Domenicali dichiara che l’intenzione è quella di incrementare il numero di vittorie sia per quanto riguarda il titolo piloti sia quello costruttori. La F138 parte da un’organizzazione differente rispetto alla precedente monoposto da Formula 1. La vettura è stata sviluppata in una galleria del vento diversa da quella di Maranello, per cercare di colmare quel gap rispetto alle rivali in termini di studio dell’aerodinamica.

“Arrivare secondi la scorsa stagione è stato difficoltoso, ma dobbiamo guardare avanti, lavorare meglio ed essere più efficaci, vedrete un’evoluzione della vettura nel corso della stagione, ma l’obbiettivo è chiaro, una macchina competitiva fin da subito”.

Salgono sul palco i piloti. Massa ricorda la seconda parte della stagione 2012 di Formula 1: “Voglio iniziare il 2013 come ho finito l’anno scorso, ora sono molto più concentrato e carico per partire e dare il massimo da subito”.

Anche Alonso è più ottimista, con i regolamenti più stabili quest’anno sarà dura vedere un inizio stagione come quella 2012, che ha visto 7 vincitori diversi nelle prime 7 gare. “Saranno due o tre team quest’anno a vincere tutte le gare, uno di questi dobbiamo essere noi assolutamente”.
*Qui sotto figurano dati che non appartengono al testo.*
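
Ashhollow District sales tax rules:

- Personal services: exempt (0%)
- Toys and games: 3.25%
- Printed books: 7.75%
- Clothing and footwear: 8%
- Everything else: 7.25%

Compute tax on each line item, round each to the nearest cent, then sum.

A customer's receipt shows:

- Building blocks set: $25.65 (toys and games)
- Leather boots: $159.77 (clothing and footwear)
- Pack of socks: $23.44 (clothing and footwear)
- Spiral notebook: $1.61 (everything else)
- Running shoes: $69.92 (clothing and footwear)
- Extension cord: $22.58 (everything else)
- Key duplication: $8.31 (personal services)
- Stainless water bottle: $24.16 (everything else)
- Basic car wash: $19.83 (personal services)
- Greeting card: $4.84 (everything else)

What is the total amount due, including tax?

Building blocks set $25.65: toys and games → 3.25% → $0.83
Leather boots $159.77: clothing and footwear → 8% → $12.78
Pack of socks $23.44: clothing and footwear → 8% → $1.88
Spiral notebook $1.61: everything else → 7.25% → $0.12
Running shoes $69.92: clothing and footwear → 8% → $5.59
Extension cord $22.58: everything else → 7.25% → $1.64
Key duplication $8.31: personal services → 0% → $0.00
Stainless water bottle $24.16: everything else → 7.25% → $1.75
Basic car wash $19.83: personal services → 0% → $0.00
Greeting card $4.84: everything else → 7.25% → $0.35
Subtotal = $360.11; tax = $24.94; total due = $385.05

$385.05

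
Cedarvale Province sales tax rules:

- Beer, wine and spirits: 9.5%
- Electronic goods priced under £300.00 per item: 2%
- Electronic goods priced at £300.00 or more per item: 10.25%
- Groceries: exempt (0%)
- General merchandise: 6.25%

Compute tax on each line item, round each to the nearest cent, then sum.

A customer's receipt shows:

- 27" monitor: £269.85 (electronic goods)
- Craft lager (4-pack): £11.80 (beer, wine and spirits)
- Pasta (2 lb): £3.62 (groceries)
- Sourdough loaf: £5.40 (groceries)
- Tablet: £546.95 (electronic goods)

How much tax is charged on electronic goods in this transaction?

£61.46

27" monitor £269.85: electronic goods, under £300.00 → 2% → £5.40
Tablet £546.95: electronic goods, £300.00 or more → 10.25% → £56.06
Tax on electronic goods = £5.40 + £56.06 = £61.46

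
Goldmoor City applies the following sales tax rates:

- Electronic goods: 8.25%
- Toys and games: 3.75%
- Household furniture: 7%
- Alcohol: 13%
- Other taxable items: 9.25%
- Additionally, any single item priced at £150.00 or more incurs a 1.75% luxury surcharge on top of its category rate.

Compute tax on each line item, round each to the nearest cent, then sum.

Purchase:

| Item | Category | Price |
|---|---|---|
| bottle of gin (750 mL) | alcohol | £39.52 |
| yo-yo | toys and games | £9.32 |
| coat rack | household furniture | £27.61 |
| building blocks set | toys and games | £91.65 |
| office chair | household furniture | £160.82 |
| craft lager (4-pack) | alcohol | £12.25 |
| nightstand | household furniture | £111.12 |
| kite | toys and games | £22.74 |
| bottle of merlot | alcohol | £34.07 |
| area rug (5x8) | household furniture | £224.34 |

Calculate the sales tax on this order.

Bottle of gin (750 mL) £39.52: alcohol → 13% → £5.14
Yo-yo £9.32: toys and games → 3.75% → £0.35
Coat rack £27.61: household furniture → 7% → £1.93
Building blocks set £91.65: toys and games → 3.75% → £3.44
Office chair £160.82: household furniture → 7% + 1.75% surcharge = 8.75% → £14.07
Craft lager (4-pack) £12.25: alcohol → 13% → £1.59
Nightstand £111.12: household furniture → 7% → £7.78
Kite £22.74: toys and games → 3.75% → £0.85
Bottle of merlot £34.07: alcohol → 13% → £4.43
Area rug (5x8) £224.34: household furniture → 7% + 1.75% surcharge = 8.75% → £19.63
Total tax = £5.14 + £0.35 + £1.93 + £3.44 + £14.07 + £1.59 + £7.78 + £0.85 + £4.43 + £19.63 = £59.21

£59.21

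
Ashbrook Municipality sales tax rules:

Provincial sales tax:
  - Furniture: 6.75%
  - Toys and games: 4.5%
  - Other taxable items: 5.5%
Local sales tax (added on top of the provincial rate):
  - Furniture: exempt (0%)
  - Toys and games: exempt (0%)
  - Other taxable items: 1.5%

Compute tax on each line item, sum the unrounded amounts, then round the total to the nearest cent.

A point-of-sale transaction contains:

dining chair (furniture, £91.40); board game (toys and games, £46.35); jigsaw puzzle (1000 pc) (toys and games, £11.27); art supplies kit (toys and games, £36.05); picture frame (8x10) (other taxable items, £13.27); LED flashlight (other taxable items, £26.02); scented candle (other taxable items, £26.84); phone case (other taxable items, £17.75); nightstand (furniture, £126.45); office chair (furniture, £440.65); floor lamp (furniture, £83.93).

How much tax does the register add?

Dining chair £91.40: furniture → 6.75% + 0% local = 6.75% → £6.1695
Board game £46.35: toys and games → 4.5% + 0% local = 4.5% → £2.08575
Jigsaw puzzle (1000 pc) £11.27: toys and games → 4.5% + 0% local = 4.5% → £0.50715
Art supplies kit £36.05: toys and games → 4.5% + 0% local = 4.5% → £1.62225
Picture frame (8x10) £13.27: other taxable items → 5.5% + 1.5% local = 7% → £0.9289
LED flashlight £26.02: other taxable items → 5.5% + 1.5% local = 7% → £1.8214
Scented candle £26.84: other taxable items → 5.5% + 1.5% local = 7% → £1.8788
Phone case £17.75: other taxable items → 5.5% + 1.5% local = 7% → £1.2425
Nightstand £126.45: furniture → 6.75% + 0% local = 6.75% → £8.535375
Office chair £440.65: furniture → 6.75% + 0% local = 6.75% → £29.743875
Floor lamp £83.93: furniture → 6.75% + 0% local = 6.75% → £5.665275
Unrounded tax sum = £60.200775 → £60.20

£60.20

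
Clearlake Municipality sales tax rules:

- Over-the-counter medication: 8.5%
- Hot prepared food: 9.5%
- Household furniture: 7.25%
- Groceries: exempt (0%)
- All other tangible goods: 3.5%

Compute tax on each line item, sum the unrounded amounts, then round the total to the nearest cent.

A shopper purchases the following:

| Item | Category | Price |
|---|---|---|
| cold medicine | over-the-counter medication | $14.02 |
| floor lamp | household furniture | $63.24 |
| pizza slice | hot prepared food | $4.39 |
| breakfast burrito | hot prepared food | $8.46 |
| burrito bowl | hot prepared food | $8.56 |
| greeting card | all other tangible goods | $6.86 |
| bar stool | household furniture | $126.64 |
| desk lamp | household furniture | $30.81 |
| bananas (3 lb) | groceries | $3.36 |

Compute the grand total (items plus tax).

Cold medicine $14.02: over-the-counter medication → 8.5% → $1.1917
Floor lamp $63.24: household furniture → 7.25% → $4.5849
Pizza slice $4.39: hot prepared food → 9.5% → $0.41705
Breakfast burrito $8.46: hot prepared food → 9.5% → $0.8037
Burrito bowl $8.56: hot prepared food → 9.5% → $0.8132
Greeting card $6.86: all other tangible goods → 3.5% → $0.2401
Bar stool $126.64: household furniture → 7.25% → $9.1814
Desk lamp $30.81: household furniture → 7.25% → $2.233725
Bananas (3 lb) $3.36: groceries → 0% → $0.00
Subtotal = $266.34; unrounded tax = $19.465775 → $19.47; total due = $285.81

$285.81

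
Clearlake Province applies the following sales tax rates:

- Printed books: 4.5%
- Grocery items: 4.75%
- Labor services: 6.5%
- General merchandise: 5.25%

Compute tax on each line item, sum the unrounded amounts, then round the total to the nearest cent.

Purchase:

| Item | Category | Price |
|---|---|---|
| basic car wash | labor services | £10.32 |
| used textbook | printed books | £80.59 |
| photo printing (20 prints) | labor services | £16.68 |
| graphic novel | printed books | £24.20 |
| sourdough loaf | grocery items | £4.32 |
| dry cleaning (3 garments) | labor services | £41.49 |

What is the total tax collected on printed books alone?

Used textbook £80.59: printed books → 4.5% → £3.62655
Graphic novel £24.20: printed books → 4.5% → £1.089
Tax on printed books: unrounded sum = £4.71555 → £4.72

£4.72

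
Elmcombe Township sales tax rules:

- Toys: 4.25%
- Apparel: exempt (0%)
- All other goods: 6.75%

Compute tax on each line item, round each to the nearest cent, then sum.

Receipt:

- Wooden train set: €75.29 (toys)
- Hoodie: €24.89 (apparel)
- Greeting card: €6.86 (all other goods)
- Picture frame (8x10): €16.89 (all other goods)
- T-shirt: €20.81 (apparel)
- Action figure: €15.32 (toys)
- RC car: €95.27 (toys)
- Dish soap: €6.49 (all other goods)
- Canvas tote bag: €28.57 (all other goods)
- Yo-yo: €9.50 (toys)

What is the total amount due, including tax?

Wooden train set €75.29: toys → 4.25% → €3.20
Hoodie €24.89: apparel → 0% → €0.00
Greeting card €6.86: all other goods → 6.75% → €0.46
Picture frame (8x10) €16.89: all other goods → 6.75% → €1.14
T-shirt €20.81: apparel → 0% → €0.00
Action figure €15.32: toys → 4.25% → €0.65
RC car €95.27: toys → 4.25% → €4.05
Dish soap €6.49: all other goods → 6.75% → €0.44
Canvas tote bag €28.57: all other goods → 6.75% → €1.93
Yo-yo €9.50: toys → 4.25% → €0.40
Subtotal = €299.89; tax = €12.27; total due = €312.16

€312.16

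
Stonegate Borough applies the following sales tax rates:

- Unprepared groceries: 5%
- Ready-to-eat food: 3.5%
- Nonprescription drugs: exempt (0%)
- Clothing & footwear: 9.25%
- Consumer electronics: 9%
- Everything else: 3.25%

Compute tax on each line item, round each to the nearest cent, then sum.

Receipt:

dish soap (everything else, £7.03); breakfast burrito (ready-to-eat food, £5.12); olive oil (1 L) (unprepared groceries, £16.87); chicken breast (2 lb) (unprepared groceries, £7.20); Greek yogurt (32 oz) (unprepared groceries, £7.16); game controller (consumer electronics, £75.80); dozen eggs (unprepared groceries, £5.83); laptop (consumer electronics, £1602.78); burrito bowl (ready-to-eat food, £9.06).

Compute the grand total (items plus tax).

£1890.50

Dish soap £7.03: everything else → 3.25% → £0.23
Breakfast burrito £5.12: ready-to-eat food → 3.5% → £0.18
Olive oil (1 L) £16.87: unprepared groceries → 5% → £0.84
Chicken breast (2 lb) £7.20: unprepared groceries → 5% → £0.36
Greek yogurt (32 oz) £7.16: unprepared groceries → 5% → £0.36
Game controller £75.80: consumer electronics → 9% → £6.82
Dozen eggs £5.83: unprepared groceries → 5% → £0.29
Laptop £1602.78: consumer electronics → 9% → £144.25
Burrito bowl £9.06: ready-to-eat food → 3.5% → £0.32
Subtotal = £1736.85; tax = £153.65; total due = £1890.50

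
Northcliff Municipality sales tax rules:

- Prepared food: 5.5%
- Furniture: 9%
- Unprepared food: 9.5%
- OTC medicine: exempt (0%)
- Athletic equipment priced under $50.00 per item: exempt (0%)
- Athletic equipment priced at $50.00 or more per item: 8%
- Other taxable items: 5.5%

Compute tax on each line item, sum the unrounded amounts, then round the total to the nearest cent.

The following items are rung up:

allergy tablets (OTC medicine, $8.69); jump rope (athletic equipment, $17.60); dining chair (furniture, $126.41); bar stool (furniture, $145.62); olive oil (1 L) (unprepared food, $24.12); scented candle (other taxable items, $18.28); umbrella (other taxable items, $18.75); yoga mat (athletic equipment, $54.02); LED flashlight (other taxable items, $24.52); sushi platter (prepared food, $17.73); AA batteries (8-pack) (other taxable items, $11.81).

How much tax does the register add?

Allergy tablets $8.69: OTC medicine → 0% → $0.00
Jump rope $17.60: athletic equipment, under $50.00 → 0% → $0.00
Dining chair $126.41: furniture → 9% → $11.3769
Bar stool $145.62: furniture → 9% → $13.1058
Olive oil (1 L) $24.12: unprepared food → 9.5% → $2.2914
Scented candle $18.28: other taxable items → 5.5% → $1.0054
Umbrella $18.75: other taxable items → 5.5% → $1.03125
Yoga mat $54.02: athletic equipment, $50.00 or more → 8% → $4.3216
LED flashlight $24.52: other taxable items → 5.5% → $1.3486
Sushi platter $17.73: prepared food → 5.5% → $0.97515
AA batteries (8-pack) $11.81: other taxable items → 5.5% → $0.64955
Unrounded tax sum = $36.10565 → $36.11

$36.11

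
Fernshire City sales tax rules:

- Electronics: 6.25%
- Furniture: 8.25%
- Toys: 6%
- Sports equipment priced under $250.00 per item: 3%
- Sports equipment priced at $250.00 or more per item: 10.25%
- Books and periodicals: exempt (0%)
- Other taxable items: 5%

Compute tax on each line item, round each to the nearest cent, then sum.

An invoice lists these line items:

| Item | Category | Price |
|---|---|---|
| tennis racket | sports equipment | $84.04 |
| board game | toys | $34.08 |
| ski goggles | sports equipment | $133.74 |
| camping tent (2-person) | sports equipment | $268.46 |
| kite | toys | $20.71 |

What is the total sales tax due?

Tennis racket $84.04: sports equipment, under $250.00 → 3% → $2.52
Board game $34.08: toys → 6% → $2.04
Ski goggles $133.74: sports equipment, under $250.00 → 3% → $4.01
Camping tent (2-person) $268.46: sports equipment, $250.00 or more → 10.25% → $27.52
Kite $20.71: toys → 6% → $1.24
Total tax = $2.52 + $2.04 + $4.01 + $27.52 + $1.24 = $37.33

$37.33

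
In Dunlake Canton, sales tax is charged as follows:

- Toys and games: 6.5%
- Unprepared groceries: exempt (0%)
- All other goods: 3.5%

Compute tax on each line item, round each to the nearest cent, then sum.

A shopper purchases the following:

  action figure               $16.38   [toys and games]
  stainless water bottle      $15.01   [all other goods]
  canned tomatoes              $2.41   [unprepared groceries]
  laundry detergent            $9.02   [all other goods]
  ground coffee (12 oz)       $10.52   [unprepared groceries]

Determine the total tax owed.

$1.91

Action figure $16.38: toys and games → 6.5% → $1.06
Stainless water bottle $15.01: all other goods → 3.5% → $0.53
Canned tomatoes $2.41: unprepared groceries → 0% → $0.00
Laundry detergent $9.02: all other goods → 3.5% → $0.32
Ground coffee (12 oz) $10.52: unprepared groceries → 0% → $0.00
Total tax = $1.06 + $0.53 + $0.32 = $1.91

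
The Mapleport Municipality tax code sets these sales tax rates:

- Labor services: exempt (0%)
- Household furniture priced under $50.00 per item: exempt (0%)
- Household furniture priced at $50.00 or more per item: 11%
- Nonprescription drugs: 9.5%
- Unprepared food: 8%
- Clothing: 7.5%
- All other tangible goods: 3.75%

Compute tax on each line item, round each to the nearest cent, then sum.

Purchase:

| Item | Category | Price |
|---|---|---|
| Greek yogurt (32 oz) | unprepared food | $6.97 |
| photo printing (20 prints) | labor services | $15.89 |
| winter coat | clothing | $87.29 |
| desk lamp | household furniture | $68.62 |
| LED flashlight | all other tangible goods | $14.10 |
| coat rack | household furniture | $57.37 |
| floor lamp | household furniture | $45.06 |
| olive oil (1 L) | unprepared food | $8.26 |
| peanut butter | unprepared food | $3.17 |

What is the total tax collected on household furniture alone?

$13.86

Desk lamp $68.62: household furniture, $50.00 or more → 11% → $7.55
Coat rack $57.37: household furniture, $50.00 or more → 11% → $6.31
Floor lamp $45.06: household furniture, under $50.00 → 0% → $0.00
Tax on household furniture = $7.55 + $6.31 + $0.00 = $13.86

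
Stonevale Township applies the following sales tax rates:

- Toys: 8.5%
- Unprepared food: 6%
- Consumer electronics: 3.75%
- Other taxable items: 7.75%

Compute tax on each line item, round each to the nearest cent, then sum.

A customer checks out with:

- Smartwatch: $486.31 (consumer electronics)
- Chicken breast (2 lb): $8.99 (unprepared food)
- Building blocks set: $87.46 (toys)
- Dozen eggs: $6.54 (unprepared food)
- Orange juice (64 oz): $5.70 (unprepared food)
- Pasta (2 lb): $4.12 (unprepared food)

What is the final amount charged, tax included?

$626.31

Smartwatch $486.31: consumer electronics → 3.75% → $18.24
Chicken breast (2 lb) $8.99: unprepared food → 6% → $0.54
Building blocks set $87.46: toys → 8.5% → $7.43
Dozen eggs $6.54: unprepared food → 6% → $0.39
Orange juice (64 oz) $5.70: unprepared food → 6% → $0.34
Pasta (2 lb) $4.12: unprepared food → 6% → $0.25
Subtotal = $599.12; tax = $27.19; total due = $626.31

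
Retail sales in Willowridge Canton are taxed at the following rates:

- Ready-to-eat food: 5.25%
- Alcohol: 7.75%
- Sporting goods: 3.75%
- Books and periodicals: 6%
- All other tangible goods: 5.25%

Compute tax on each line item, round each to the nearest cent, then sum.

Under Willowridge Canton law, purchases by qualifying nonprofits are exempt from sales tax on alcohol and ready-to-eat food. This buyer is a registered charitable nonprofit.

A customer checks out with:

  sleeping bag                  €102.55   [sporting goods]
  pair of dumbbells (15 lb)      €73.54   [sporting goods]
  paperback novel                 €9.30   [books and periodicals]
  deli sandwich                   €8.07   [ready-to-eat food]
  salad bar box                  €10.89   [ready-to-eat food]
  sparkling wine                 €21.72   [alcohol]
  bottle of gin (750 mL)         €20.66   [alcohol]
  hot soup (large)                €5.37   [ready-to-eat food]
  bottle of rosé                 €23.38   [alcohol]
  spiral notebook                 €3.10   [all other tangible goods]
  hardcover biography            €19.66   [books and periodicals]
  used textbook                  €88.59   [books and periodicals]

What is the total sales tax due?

Sleeping bag €102.55: sporting goods → 3.75% → €3.85
Pair of dumbbells (15 lb) €73.54: sporting goods → 3.75% → €2.76
Paperback novel €9.30: books and periodicals → 6% → €0.56
Deli sandwich €8.07: ready-to-eat food, buyer-exempt → 0% → €0.00
Salad bar box €10.89: ready-to-eat food, buyer-exempt → 0% → €0.00
Sparkling wine €21.72: alcohol, buyer-exempt → 0% → €0.00
Bottle of gin (750 mL) €20.66: alcohol, buyer-exempt → 0% → €0.00
Hot soup (large) €5.37: ready-to-eat food, buyer-exempt → 0% → €0.00
Bottle of rosé €23.38: alcohol, buyer-exempt → 0% → €0.00
Spiral notebook €3.10: all other tangible goods → 5.25% → €0.16
Hardcover biography €19.66: books and periodicals → 6% → €1.18
Used textbook €88.59: books and periodicals → 6% → €5.32
Total tax = €3.85 + €2.76 + €0.56 + €0.16 + €1.18 + €5.32 = €13.83

€13.83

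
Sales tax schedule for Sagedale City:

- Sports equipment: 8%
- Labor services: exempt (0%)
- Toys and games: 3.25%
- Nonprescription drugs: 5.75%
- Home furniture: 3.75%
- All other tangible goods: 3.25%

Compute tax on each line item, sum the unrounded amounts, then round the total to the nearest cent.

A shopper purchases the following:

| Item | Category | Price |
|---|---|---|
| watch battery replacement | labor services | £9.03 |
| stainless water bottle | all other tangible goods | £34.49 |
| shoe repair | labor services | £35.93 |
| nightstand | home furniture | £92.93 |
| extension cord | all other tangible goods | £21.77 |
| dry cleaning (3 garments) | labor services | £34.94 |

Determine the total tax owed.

Watch battery replacement £9.03: labor services → 0% → £0.00
Stainless water bottle £34.49: all other tangible goods → 3.25% → £1.120925
Shoe repair £35.93: labor services → 0% → £0.00
Nightstand £92.93: home furniture → 3.75% → £3.484875
Extension cord £21.77: all other tangible goods → 3.25% → £0.707525
Dry cleaning (3 garments) £34.94: labor services → 0% → £0.00
Unrounded tax sum = £5.313325 → £5.31

£5.31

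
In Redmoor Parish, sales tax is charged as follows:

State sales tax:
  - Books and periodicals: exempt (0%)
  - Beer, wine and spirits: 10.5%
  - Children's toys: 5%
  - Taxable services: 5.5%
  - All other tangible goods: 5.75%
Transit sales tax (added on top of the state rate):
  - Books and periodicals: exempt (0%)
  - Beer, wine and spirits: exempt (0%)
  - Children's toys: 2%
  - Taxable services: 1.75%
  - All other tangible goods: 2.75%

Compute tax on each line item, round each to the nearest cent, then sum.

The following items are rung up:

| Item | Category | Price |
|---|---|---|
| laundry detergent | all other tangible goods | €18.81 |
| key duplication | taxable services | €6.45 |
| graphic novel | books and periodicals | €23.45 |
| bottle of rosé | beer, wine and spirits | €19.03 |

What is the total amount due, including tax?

Laundry detergent €18.81: all other tangible goods → 5.75% + 2.75% transit = 8.5% → €1.60
Key duplication €6.45: taxable services → 5.5% + 1.75% transit = 7.25% → €0.47
Graphic novel €23.45: books and periodicals → 0% + 0% transit = 0% → €0.00
Bottle of rosé €19.03: beer, wine and spirits → 10.5% + 0% transit = 10.5% → €2.00
Subtotal = €67.74; tax = €4.07; total due = €71.81

€71.81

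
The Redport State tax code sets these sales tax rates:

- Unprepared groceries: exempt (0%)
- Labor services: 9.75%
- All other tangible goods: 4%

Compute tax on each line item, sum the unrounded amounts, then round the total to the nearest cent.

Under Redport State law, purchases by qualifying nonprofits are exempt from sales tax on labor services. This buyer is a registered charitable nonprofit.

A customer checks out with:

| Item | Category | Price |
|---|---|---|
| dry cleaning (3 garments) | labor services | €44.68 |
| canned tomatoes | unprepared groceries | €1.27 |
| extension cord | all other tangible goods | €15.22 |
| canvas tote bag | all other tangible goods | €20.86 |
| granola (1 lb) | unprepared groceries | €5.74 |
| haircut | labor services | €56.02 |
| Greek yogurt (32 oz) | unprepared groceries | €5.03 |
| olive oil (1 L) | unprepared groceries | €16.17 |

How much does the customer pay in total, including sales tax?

Dry cleaning (3 garments) €44.68: labor services, buyer-exempt → 0% → €0.00
Canned tomatoes €1.27: unprepared groceries → 0% → €0.00
Extension cord €15.22: all other tangible goods → 4% → €0.6088
Canvas tote bag €20.86: all other tangible goods → 4% → €0.8344
Granola (1 lb) €5.74: unprepared groceries → 0% → €0.00
Haircut €56.02: labor services, buyer-exempt → 0% → €0.00
Greek yogurt (32 oz) €5.03: unprepared groceries → 0% → €0.00
Olive oil (1 L) €16.17: unprepared groceries → 0% → €0.00
Subtotal = €164.99; unrounded tax = €1.4432 → €1.44; total due = €166.43

€166.43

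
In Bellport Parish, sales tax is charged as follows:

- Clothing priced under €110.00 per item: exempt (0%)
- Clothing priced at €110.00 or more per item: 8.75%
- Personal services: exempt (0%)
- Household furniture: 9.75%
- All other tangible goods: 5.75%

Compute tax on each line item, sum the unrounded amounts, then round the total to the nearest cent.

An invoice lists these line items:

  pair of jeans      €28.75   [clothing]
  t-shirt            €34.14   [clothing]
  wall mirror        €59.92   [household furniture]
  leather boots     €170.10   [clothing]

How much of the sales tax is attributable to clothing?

Pair of jeans €28.75: clothing, under €110.00 → 0% → €0.00
T-shirt €34.14: clothing, under €110.00 → 0% → €0.00
Leather boots €170.10: clothing, €110.00 or more → 8.75% → €14.88375
Tax on clothing: unrounded sum = €14.88375 → €14.88

€14.88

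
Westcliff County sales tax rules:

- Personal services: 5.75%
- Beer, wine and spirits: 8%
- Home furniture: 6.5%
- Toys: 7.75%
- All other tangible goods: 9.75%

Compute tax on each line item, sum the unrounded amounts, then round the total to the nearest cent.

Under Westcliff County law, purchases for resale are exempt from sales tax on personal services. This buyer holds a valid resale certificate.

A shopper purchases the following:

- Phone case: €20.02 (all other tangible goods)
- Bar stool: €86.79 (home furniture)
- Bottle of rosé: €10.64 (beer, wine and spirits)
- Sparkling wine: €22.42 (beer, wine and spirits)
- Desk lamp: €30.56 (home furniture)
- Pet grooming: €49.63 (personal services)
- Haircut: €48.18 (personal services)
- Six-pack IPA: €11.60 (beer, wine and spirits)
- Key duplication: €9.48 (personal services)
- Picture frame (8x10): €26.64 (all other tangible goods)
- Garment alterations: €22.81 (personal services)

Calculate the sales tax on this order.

€15.75

Phone case €20.02: all other tangible goods → 9.75% → €1.95195
Bar stool €86.79: home furniture → 6.5% → €5.64135
Bottle of rosé €10.64: beer, wine and spirits → 8% → €0.8512
Sparkling wine €22.42: beer, wine and spirits → 8% → €1.7936
Desk lamp €30.56: home furniture → 6.5% → €1.9864
Pet grooming €49.63: personal services, buyer-exempt → 0% → €0.00
Haircut €48.18: personal services, buyer-exempt → 0% → €0.00
Six-pack IPA €11.60: beer, wine and spirits → 8% → €0.928
Key duplication €9.48: personal services, buyer-exempt → 0% → €0.00
Picture frame (8x10) €26.64: all other tangible goods → 9.75% → €2.5974
Garment alterations €22.81: personal services, buyer-exempt → 0% → €0.00
Unrounded tax sum = €15.7499 → €15.75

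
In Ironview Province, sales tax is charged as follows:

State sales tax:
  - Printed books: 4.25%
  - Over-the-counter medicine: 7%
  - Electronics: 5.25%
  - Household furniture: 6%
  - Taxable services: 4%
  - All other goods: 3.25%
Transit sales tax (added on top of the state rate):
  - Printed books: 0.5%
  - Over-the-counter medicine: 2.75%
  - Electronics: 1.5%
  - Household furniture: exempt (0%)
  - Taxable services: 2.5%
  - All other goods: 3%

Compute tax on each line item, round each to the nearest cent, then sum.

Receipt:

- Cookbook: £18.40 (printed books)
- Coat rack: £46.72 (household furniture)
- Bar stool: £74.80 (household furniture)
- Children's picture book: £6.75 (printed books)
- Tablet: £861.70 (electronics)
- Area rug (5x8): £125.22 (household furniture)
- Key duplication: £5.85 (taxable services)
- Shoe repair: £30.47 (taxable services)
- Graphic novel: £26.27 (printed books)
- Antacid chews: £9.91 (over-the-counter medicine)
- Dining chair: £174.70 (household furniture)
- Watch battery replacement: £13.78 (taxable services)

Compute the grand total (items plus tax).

Cookbook £18.40: printed books → 4.25% + 0.5% transit = 4.75% → £0.87
Coat rack £46.72: household furniture → 6% + 0% transit = 6% → £2.80
Bar stool £74.80: household furniture → 6% + 0% transit = 6% → £4.49
Children's picture book £6.75: printed books → 4.25% + 0.5% transit = 4.75% → £0.32
Tablet £861.70: electronics → 5.25% + 1.5% transit = 6.75% → £58.16
Area rug (5x8) £125.22: household furniture → 6% + 0% transit = 6% → £7.51
Key duplication £5.85: taxable services → 4% + 2.5% transit = 6.5% → £0.38
Shoe repair £30.47: taxable services → 4% + 2.5% transit = 6.5% → £1.98
Graphic novel £26.27: printed books → 4.25% + 0.5% transit = 4.75% → £1.25
Antacid chews £9.91: over-the-counter medicine → 7% + 2.75% transit = 9.75% → £0.97
Dining chair £174.70: household furniture → 6% + 0% transit = 6% → £10.48
Watch battery replacement £13.78: taxable services → 4% + 2.5% transit = 6.5% → £0.90
Subtotal = £1394.57; tax = £90.11; total due = £1484.68

£1484.68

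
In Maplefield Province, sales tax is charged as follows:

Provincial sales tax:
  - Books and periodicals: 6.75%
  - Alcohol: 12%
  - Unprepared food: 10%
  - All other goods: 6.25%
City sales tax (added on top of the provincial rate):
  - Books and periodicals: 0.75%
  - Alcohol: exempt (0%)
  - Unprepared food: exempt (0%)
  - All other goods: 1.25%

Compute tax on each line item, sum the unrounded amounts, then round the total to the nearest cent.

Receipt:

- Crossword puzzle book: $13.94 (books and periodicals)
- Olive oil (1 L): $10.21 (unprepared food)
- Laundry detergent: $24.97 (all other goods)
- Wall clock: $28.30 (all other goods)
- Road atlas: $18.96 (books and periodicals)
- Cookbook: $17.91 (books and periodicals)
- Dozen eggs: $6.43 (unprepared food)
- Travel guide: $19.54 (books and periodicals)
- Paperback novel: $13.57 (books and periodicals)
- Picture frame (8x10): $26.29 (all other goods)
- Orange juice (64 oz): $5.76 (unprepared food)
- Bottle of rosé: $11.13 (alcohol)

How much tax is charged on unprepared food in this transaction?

Olive oil (1 L) $10.21: unprepared food → 10% + 0% city = 10% → $1.021
Dozen eggs $6.43: unprepared food → 10% + 0% city = 10% → $0.643
Orange juice (64 oz) $5.76: unprepared food → 10% + 0% city = 10% → $0.576
Tax on unprepared food: unrounded sum = $2.24 → $2.24

$2.24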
Sarà Felipe a fare i test a Jerez la prossima settimana, Fernando invece non toccherà la nuova F138 fino a Barcellona.

Passa la parola a Montezemolo che ricorda il fondatore Agnelli e tutto il team.

“Dietro questa macchina c’è tanto lavoro e tanta esperienza, siamo contenti di avere partners di tanti paesi, ma siamo orgogliosi di essere italiani”. Il presidente ringrazia Alonso per lo sforzo fatto nel 2012, e ricorda che gli avversari sono molto agguerriti: “siamo felici di essere stati protagonisti quest’anno, va bene, ma adesso vogliamo vincere!”.

Le premesse ci sono tutte, adesso non ci resta che aspettare la conferma del cronometro la prossima settimana a Jerez.